Onze individus ont été appréhendés dans le cadre de l'enquête entourant la tragique disparition de Quentin Deranque. Parmi ces personnes se trouvent deux assistants parlementaires du député Insoumis Raphaël Arnault, incitant certains à demander sa démission.
Le mercredi 18 février, à Lyon, neuf personnes sont encore en garde à vue, suspectées d’avoir participé à la rixe et au lynchage de Quentin Deranque. Plusieurs vidéos montrent un individu vêtu d’un sweat blanc et d’un pantalon noir, infligeant des coups, tandis qu’un autre homme en khaki et une personne avec un sac en bandoulière se distinguent également dans ces séquences. Un homme portant une veste noire et blanche se trouve également parmi les suspects.
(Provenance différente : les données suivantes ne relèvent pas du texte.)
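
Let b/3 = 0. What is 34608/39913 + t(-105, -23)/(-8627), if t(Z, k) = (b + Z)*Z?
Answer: -141477609/344329451 ≈ -0.41088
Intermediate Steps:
b = 0 (b = 3*0 = 0)
t(Z, k) = Z**2 (t(Z, k) = (0 + Z)*Z = Z*Z = Z**2)
34608/39913 + t(-105, -23)/(-8627) = 34608/39913 + (-105)**2/(-8627) = 34608*(1/39913) + 11025*(-1/8627) = 34608/39913 - 11025/8627 = -141477609/344329451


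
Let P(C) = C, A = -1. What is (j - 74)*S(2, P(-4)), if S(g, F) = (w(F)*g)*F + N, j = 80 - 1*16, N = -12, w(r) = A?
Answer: 40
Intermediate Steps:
w(r) = -1
j = 64 (j = 80 - 16 = 64)
S(g, F) = -12 - F*g (S(g, F) = (-g)*F - 12 = -F*g - 12 = -12 - F*g)
(j - 74)*S(2, P(-4)) = (64 - 74)*(-12 - 1*(-4)*2) = -10*(-12 + 8) = -10*(-4) = 40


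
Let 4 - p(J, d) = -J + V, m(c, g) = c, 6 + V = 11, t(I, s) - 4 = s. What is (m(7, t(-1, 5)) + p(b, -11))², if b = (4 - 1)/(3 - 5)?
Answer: 81/4 ≈ 20.250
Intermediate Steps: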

Alors que la foule se disperse, ces individus sont retrouvés non loin de l’endroit où Quentin Deranque s'est effondré. L’individu avec le sac en bandoulière passe par-dessus la victime, tandis qu’un autre, qui semble être le leader, appelle à s’enfuir. Jacques-Elie Favrot, ancien attaché parlementaire du député LFI, figure parmi les suspects et est accusé d’avoir porté des coups, accusation qu'il réfute par l’intermédiaire de son avocat.
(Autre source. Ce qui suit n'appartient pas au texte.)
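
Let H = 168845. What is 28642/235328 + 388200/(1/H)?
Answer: 7712360890670321/117664 ≈ 6.5546e+10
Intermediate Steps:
28642/235328 + 388200/(1/H) = 28642/235328 + 388200/(1/168845) = 28642*(1/235328) + 388200/(1/168845) = 14321/117664 + 388200*168845 = 14321/117664 + 65545629000 = 7712360890670321/117664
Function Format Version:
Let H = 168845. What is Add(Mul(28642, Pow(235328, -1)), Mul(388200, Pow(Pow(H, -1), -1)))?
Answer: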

"En aucun cas il ne s'agissait d'un guet-apens"
Bertrand Sayn, avocate de Jacques-Elie Favrot, s’est exprimé auprès de la presse : "Il a reconnu les faits qui lui étaient reprochés, notamment sa présence sur les lieux de l'affrontement. Cependant, il nie avoir porté les coups fatals. Il explique qu’il ne s’agissait pas d’un guet-apens, mais d’une confrontation."
Deux autres personnes proches de Raphaël Arnault, Adrian B. et Robin C., sont également en garde à vue. Robin, qui est fiché S pour radicalisme, fait partie des anciens membres de La Jeune Garde, un mouvement antifasciste dissous récemment. Ces arrestations soulèvent des questions sur la responsabilité de chacun dans ce drame.
Dans la soirée du 18 février, la prolongation des gardes à vue s'est poursuivie, et les enquêteurs vont maintenant s'attacher à clarifier le rôle de chacun dans cette affaire.